A l’issue de la période de 5 ans, Pierre-Henri Piron n’a pas atteint 50% du niveau de rentabilité auquel il s’était engagé. L’agriculteur explique qu’il cherche à “mettre en place des pratiques bio, de non-labour, de protection des sols, des mesures pour protéger la biodiversité”, ce qui nécessite plus de temps que prévu pour atteindre le niveau de rentabilité qui lui est demandé.
“Il ne s'expose qu'à une déchéance partielle (30% de sa dotation) et non une déchéance totale”, précise Stéphane Nuq.

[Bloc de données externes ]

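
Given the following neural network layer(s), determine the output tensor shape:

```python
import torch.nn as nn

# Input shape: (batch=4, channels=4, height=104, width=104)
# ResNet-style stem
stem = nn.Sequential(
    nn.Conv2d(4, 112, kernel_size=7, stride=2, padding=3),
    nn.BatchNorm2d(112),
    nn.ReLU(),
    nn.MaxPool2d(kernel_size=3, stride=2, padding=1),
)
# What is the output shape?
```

Input: (4, 4, 104, 104) -> after Conv2d 7x7 stride=2: (4, 112, 52, 52) -> Output: (4, 112, 26, 26)

Answer: (4, 112, 26, 26)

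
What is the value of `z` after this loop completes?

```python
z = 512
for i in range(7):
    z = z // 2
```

Halve 7 times: 512 // 2^7 = 4
`z` takes the values: 512 → 256 → 128 → 64 → 32 → 16 → 8 → 4

Answer: 4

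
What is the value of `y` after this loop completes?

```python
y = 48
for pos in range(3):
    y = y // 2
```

Halve 3 times: 48 // 2^3 = 6
`y` takes the values: 48 → 24 → 12 → 6

Answer: 6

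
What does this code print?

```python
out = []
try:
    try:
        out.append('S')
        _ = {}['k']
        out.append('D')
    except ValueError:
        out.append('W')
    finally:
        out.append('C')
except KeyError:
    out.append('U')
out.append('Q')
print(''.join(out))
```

Execution trace: 'S' (try body) → 'C' (finally) → 'U' (outer except KeyError) → 'Q' (after the try/except). Output: SCUQ

Answer: SCUQ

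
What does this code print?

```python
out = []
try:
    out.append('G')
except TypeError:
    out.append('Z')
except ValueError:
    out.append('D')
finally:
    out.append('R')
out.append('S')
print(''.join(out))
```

Execution trace: 'G' (try body, no exception) → 'R' (finally) → 'S' (after the try/except). Output: GRS

Answer: GRS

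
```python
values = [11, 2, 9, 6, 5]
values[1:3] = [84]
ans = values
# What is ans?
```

Trace:
`values = [11, 2, 9, 6, 5]` → values = [11, 2, 9, 6, 5]
`values[1:3] = [84]` → values = [11, 84, 6, 5]
`ans = values` → ans = [11, 84, 6, 5]
So ans = [11, 84, 6, 5]

Answer: [11, 84, 6, 5]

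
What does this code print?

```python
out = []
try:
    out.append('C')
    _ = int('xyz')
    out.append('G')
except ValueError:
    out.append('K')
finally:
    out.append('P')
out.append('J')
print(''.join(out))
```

Execution trace: 'C' (try body) → 'K' (except ValueError) → 'P' (finally) → 'J' (after the try/except). Output: CKPJ

Answer: CKPJ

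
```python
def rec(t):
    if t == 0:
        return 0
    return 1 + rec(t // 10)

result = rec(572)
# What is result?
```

Count of digits of 572: 3

Answer: 3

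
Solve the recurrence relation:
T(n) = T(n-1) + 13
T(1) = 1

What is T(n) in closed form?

Unrolling: T(n) = T(1) + 13·(n-1) = 1 + 13(n-1) = 13n - 12.

Answer: T(n) = 13n - 12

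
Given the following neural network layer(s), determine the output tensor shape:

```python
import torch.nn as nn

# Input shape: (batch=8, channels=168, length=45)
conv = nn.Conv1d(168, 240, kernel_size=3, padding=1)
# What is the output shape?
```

Input: (8, 168, 45) -> Output: (8, 240, 45)

Answer: (8, 240, 45)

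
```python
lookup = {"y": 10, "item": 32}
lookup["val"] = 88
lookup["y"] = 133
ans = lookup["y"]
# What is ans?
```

Trace:
`lookup = {"y": 10, "item": 32}` → lookup = {'y': 10, 'item': 32}
`lookup["val"] = 88` → lookup = {'y': 10, 'item': 32, 'val': 88}
`lookup["y"] = 133` → lookup = {'y': 133, 'item': 32, 'val': 88}
`ans = lookup["y"]` → ans = 133
So ans = 133

Answer: 133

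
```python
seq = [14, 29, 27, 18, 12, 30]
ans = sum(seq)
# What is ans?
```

Trace:
`seq = [14, 29, 27, 18, 12, 30]` → seq = [14, 29, 27, 18, 12, 30]
`ans = sum(seq)` → ans = 130
So ans = 130

Answer: 130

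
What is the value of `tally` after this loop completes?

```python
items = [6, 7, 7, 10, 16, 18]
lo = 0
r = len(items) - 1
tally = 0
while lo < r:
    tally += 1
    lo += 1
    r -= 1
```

Iterations until pointers meet (list length 6)
`tally` takes the values: 0 → 1 → 2 → 3

Answer: 3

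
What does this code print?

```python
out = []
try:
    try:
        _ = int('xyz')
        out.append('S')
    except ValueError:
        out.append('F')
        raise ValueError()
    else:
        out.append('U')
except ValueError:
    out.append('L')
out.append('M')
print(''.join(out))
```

Execution trace: 'F' (inner except ValueError) → 'L' (outer except ValueError) → 'M' (after the try/except). Output: FLM

Answer: FLM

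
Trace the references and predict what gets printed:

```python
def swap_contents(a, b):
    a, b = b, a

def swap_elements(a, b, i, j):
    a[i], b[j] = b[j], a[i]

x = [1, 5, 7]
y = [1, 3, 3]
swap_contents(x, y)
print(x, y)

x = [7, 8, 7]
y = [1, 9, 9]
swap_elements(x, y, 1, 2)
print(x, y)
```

Key concept: parameter rebinding vs mutation.
Step by step:
`x = [1, 5, 7]` → x = [1, 5, 7]
`y = [1, 3, 3]` → y = [1, 3, 3]
`swap_contents(x, y)` → no visible change to tracked variables
`print(x, y)` → prints [1, 5, 7] [1, 3, 3]
`x = [7, 8, 7]` → x = [7, 8, 7]
`y = [1, 9, 9]` → y = [1, 9, 9]
`swap_elements(x, y, 1, 2)` → x = [7, 9, 7]; y = [1, 9, 8]
`print(x, y)` → prints [7, 9, 7] [1, 9, 8]

Answer:
[1, 5, 7] [1, 3, 3]
[7, 9, 7] [1, 9, 8]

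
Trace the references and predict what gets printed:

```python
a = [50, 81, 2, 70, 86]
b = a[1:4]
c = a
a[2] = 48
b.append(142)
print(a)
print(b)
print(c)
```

Key concept: slice vs alias.
Step by step:
`a = [50, 81, 2, 70, 86]` → a = [50, 81, 2, 70, 86]
`b = a[1:4]` → b = [81, 2, 70]
`c = a` → c = [50, 81, 2, 70, 86] (same object as a)
`a[2] = 48` → a = [50, 81, 48, 70, 86] (same object as c); c = [50, 81, 48, 70, 86] (same object as a)
`b.append(142)` → b = [81, 2, 70, 142]
`print(a)` → prints [50, 81, 48, 70, 86]
`print(b)` → prints [81, 2, 70, 142]
`print(c)` → prints [50, 81, 48, 70, 86]

Answer:
[50, 81, 48, 70, 86]
[81, 2, 70, 142]
[50, 81, 48, 70, 86]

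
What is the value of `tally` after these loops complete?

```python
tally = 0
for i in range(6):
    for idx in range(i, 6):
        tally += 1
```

Upper triangle: 6 + 5 + ... + 1
`tally` takes the values: 0 → 1 → 2 → 3 → 4 → 5 → 6 → 7 → 8 → 9 → 10 → 11 → 12 → 13 → 14 → 15 → 16 → 17 → 18 → 19 → 20 → 21

Answer: 21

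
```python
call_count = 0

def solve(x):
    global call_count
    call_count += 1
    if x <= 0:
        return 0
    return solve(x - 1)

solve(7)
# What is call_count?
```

Linear recursion stepping by 1: 8 calls from x=7 down to ≤0.

Answer: 8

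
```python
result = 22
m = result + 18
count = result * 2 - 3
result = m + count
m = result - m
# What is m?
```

Trace:
`result = 22` → result = 22
`m = result + 18` → m = 40
`count = result * 2 - 3` → count = 41
`result = m + count` → result = 81
`m = result - m` → m = 41
So m = 41

Answer: 41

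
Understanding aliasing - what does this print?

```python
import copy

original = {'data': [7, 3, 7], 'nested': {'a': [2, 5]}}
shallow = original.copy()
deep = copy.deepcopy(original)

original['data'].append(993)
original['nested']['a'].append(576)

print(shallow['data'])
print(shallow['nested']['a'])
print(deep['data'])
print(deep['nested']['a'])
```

Key concept: comparing shallow vs deep copy.
Step by step:
`original = {'data': [7, 3, 7], 'nested': {'a': [2, 5]}}` → original = {'data': [7, 3, 7], 'nested': {'a': [2, 5]}}
`shallow = original.copy()` → shallow = {'data': [7, 3, 7], 'nested': {'a': [2, 5]}}
`deep = copy.deepcopy(original)` → deep = {'data': [7, 3, 7], 'nested': {'a': [2, 5]}}
`original['data'].append(993)` → original = {'data': [7, 3, 7, 993], 'nested': {'a': [2, 5]}}; shallow = {'data': [7, 3, 7, 993], 'nested': {'a': [2, 5]}}
`original['nested']['a'].append(576)` → original = {'data': [7, 3, 7, 993], 'nested': {'a': [2, 5, 576]}}; shallow = {'data': [7, 3, 7, 993], 'nested': {'a': [2, 5, 576]}}
`print(shallow['data'])` → prints [7, 3, 7, 993]
`print(shallow['nested']['a'])` → prints [2, 5, 576]
`print(deep['data'])` → prints [7, 3, 7]
`print(deep['nested']['a'])` → prints [2, 5]

Answer:
[7, 3, 7, 993]
[2, 5, 576]
[7, 3, 7]
[2, 5]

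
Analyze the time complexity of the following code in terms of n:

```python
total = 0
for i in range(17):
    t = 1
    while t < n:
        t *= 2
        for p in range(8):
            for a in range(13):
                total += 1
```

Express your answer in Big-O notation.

Each loop level contributes: 1 × log n × 1 × 1. Multiplying the contributions gives O(log n).

Answer: O(log n)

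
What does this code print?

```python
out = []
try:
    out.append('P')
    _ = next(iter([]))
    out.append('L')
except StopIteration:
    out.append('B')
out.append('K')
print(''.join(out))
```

Execution trace: 'P' (try body) → 'B' (except StopIteration) → 'K' (after the try/except). Output: PBK

Answer: PBK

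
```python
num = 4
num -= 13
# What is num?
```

Trace:
`num = 4` → num = 4
`num -= 13` → num = -9
So num = -9

Answer: -9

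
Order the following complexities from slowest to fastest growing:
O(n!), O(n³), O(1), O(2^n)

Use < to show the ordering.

Ordered by growth rate: O(1) < O(n³) < O(2^n) < O(n!)

Answer: O(1) < O(n³) < O(2^n) < O(n!)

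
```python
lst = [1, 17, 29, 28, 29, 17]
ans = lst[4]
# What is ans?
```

Trace:
`lst = [1, 17, 29, 28, 29, 17]` → lst = [1, 17, 29, 28, 29, 17]
`ans = lst[4]` → ans = 29
So ans = 29

Answer: 29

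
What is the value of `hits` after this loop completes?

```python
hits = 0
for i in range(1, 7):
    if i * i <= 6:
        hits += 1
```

Count numbers where i² ≤ 6
`hits` takes the values: 0 → 1 → 2

Answer: 2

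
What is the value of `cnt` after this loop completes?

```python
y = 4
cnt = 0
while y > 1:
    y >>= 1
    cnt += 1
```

Count right shifts until 1
`cnt` takes the values: 0 → 1 → 2

Answer: 2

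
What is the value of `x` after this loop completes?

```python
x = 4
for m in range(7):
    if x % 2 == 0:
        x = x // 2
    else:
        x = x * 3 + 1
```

Collatz-style transformation from 4
`x` takes the values: 4 → 2 → 1 → 4 → 2 → 1 → 4 → 2

Answer: 2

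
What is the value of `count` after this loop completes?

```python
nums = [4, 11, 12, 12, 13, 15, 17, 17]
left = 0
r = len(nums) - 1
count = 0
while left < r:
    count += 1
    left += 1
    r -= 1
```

Iterations until pointers meet (list length 8)
`count` takes the values: 0 → 1 → 2 → 3 → 4

Answer: 4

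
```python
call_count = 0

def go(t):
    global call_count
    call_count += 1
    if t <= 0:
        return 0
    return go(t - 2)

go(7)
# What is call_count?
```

Linear recursion stepping by 2: 5 calls from t=7 down to ≤0.

Answer: 5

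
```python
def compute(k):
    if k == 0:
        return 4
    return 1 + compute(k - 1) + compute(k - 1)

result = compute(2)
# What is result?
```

compute(k) = 1 + 2·compute(k-1), compute(0)=4. Closed form: (4+1)·2^2 - 1 = 19.

Answer: 19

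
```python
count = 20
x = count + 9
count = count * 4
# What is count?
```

Trace:
`count = 20` → count = 20
`x = count + 9` → x = 29
`count = count * 4` → count = 80
So count = 80

Answer: 80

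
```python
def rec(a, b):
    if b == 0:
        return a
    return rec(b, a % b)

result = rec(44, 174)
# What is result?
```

rec(44, 174) -> rec(174, 44) -> rec(44, 42) -> rec(42, 2) -> rec(2, 0) -> 2

Answer: 2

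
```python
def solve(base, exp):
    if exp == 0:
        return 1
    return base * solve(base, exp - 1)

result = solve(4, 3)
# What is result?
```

solve(4, 3) = 4 * 4 * 4 = 64

Answer: 64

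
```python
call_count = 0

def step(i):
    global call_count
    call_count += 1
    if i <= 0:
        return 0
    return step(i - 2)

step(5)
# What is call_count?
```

Linear recursion stepping by 2: 4 calls from i=5 down to ≤0.

Answer: 4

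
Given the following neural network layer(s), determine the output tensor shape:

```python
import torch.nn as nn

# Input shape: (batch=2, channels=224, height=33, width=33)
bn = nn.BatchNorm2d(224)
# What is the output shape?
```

Input: (2, 224, 33, 33) -> Output: (2, 224, 33, 33)

Answer: (2, 224, 33, 33)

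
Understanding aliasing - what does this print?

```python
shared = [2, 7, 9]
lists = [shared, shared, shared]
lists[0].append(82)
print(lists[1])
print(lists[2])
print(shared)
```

Key concept: list of same reference.
Step by step:
`shared = [2, 7, 9]` → shared = [2, 7, 9]
`lists = [shared, shared, shared]` → lists = [[2, 7, 9], [2, 7, 9], [2, 7, 9]]
`lists[0].append(82)` → shared = [2, 7, 9, 82]; lists = [[2, 7, 9, 82], [2, 7, 9, 82], [2, 7, 9, 82]]
`print(lists[1])` → prints [2, 7, 9, 82]
`print(lists[2])` → prints [2, 7, 9, 82]
`print(shared)` → prints [2, 7, 9, 82]

Answer:
[2, 7, 9, 82]
[2, 7, 9, 82]
[2, 7, 9, 82]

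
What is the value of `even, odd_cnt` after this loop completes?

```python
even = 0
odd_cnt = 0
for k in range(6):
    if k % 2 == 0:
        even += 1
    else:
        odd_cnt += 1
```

Count evens and odds in range(6)
`even, odd_cnt` takes the values: (0, 0) → (1, 0) → (1, 1) → (2, 1) → (2, 2) → (3, 2) → (3, 3)

Answer: 3, 3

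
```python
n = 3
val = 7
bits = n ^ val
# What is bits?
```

Trace:
`n = 3` → n = 3
`val = 7` → val = 7
`bits = n ^ val` → bits = 4
So bits = 4

Answer: 4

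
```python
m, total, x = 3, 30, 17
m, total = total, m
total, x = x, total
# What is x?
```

Trace:
`m, total, x = 3, 30, 17` → m = 3; total = 30; x = 17
`m, total = total, m` → m = 30; total = 3
`total, x = x, total` → total = 17; x = 3
So x = 3

Answer: 3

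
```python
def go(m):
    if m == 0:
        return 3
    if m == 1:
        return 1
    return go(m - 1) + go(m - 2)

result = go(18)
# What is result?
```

Build up from base cases: go(0)=3, go(1)=1, go(2)=4, go(3)=5, go(4)=9, go(5)=14, go(6)=23, ..., go(18)=7375

Answer: 7375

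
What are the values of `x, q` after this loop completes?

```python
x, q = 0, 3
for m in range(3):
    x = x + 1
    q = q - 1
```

x goes 0→3, q goes 3→0
`x, q` takes the values: (0, 3) → (1, 3) → (1, 2) → (2, 2) → (2, 1) → (3, 1) → (3, 0)

Answer: 3, 0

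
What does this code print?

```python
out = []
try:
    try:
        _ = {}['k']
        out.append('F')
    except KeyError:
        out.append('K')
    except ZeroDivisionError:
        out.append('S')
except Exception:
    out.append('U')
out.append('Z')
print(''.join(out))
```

Execution trace: 'K' (inner except KeyError) → 'Z' (after the try/except). Output: KZ

Answer: KZ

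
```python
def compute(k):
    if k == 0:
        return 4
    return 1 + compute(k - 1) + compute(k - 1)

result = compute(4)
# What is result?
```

compute(k) = 1 + 2·compute(k-1), compute(0)=4. Closed form: (4+1)·2^4 - 1 = 79.

Answer: 79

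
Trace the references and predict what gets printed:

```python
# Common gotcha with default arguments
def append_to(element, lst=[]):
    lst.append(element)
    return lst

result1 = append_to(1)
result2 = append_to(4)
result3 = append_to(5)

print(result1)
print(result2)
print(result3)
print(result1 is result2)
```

Key concept: mutable default argument gotcha.
Step by step:
`result1 = append_to(1)` → result1 = [1]
`result2 = append_to(4)` → result1 = [1, 4] (same object as result2); result2 = [1, 4] (same object as result1)
`result3 = append_to(5)` → result1 = [1, 4, 5] (same object as result2, result3); result2 = [1, 4, 5] (same object as result1, result3); result3 = [1, 4, 5] (same object as result1, result2)
`print(result1)` → prints [1, 4, 5]
`print(result2)` → prints [1, 4, 5]
`print(result3)` → prints [1, 4, 5]
`print(result1 is result2)` → prints True

Answer:
[1, 4, 5]
[1, 4, 5]
[1, 4, 5]
True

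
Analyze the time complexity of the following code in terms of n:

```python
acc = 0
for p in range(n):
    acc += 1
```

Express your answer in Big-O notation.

Each loop level contributes: n. Multiplying the contributions gives O(n).

Answer: O(n)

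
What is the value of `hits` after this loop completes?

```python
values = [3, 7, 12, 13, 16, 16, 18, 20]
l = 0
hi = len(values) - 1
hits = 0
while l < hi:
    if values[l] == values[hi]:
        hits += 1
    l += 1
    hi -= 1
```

Count matching pairs from ends
`hits` takes the values: 0

Answer: 0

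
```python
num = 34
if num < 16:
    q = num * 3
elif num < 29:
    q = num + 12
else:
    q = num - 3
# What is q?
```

Trace:
`num = 34` → num = 34
`if num < 16: ...` → num < 16 is False, num < 29 is False, take else branch → q = 31
So q = 31

Answer: 31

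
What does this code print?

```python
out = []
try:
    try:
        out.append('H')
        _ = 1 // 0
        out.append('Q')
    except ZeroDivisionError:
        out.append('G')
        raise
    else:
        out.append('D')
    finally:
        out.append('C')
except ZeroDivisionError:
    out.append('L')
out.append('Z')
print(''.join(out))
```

Execution trace: 'H' (inner try body) → 'G' (inner except ZeroDivisionError) → 'C' (inner finally) → 'L' (outer except ZeroDivisionError) → 'Z' (after the try/except). Output: HGCLZ

Answer: HGCLZ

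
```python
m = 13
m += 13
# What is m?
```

Trace:
`m = 13` → m = 13
`m += 13` → m = 26
So m = 26

Answer: 26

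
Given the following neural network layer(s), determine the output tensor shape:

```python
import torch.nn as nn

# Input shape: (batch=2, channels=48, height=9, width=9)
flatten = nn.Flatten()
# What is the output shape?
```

Input: (2, 48, 9, 9) -> Output: (2, 3888)

Answer: (2, 3888)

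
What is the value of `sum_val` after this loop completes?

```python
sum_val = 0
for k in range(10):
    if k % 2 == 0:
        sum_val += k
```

Sum of even numbers 0 to 9
`sum_val` takes the values: 0 → 2 → 6 → 12 → 20

Answer: 20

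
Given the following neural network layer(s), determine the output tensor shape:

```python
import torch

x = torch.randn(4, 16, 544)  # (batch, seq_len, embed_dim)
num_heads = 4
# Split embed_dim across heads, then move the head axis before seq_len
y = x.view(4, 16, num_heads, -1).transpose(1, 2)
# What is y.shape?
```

Input: (4, 16, 544) -> head_dim = 544 // 4 = 136; after view: (4, 16, 4, 136) -> after transpose(1, 2): (4, 4, 16, 136) -> Output: (4, 4, 16, 136)

Answer: (4, 4, 16, 136)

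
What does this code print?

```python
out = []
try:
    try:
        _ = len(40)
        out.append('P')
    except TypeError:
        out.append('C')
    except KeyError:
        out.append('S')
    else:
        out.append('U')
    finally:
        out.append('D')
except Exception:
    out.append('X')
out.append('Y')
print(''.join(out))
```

Execution trace: 'C' (inner except TypeError) → 'D' (inner finally) → 'Y' (after the try/except). Output: CDY

Answer: CDY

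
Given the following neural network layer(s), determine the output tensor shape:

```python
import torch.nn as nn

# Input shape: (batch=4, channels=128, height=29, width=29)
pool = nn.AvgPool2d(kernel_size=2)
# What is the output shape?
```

Input: (4, 128, 29, 29) -> Output: (4, 128, 14, 14)

Answer: (4, 128, 14, 14)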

Par ailleurs, la lettre dont il a publié la copie sur Facebook ne lui demandait pas de payer immédiatement la somme de 5.190€, mais le prévenait simplement qu’il pourrait être amené à la rembourser si sa situation n’était pas régularisée. “C’était un courrier de procédure contradictoire, ce n'était pas une décision où on prononçait la déchéance de son dossier”, insiste Stéphane Nuq. “On avait constaté qu'il ne respectait pas ses conditions de revenus et on lui demandait des explications. Depuis, Monsieur Piron nous a fourni un certain nombre d'éléments comptables justifiants de sa situation qui sont à l'étude actuellement.”
Le dossier de Pierre-Henri Piron est toujours en cours d’instruction et il pourrait finalement être amené à ne rien rembourser si la Direction départementale des territoires estime que ses faibles revenus sont justifiés par son projet professionnel.
Monsieur Piron coopère aujourd'hui avec la Direction départementale des territoires, bien que sa publication continue à être largement partagée et commentée. La décision de l'administration sera connue dans quelques semaines.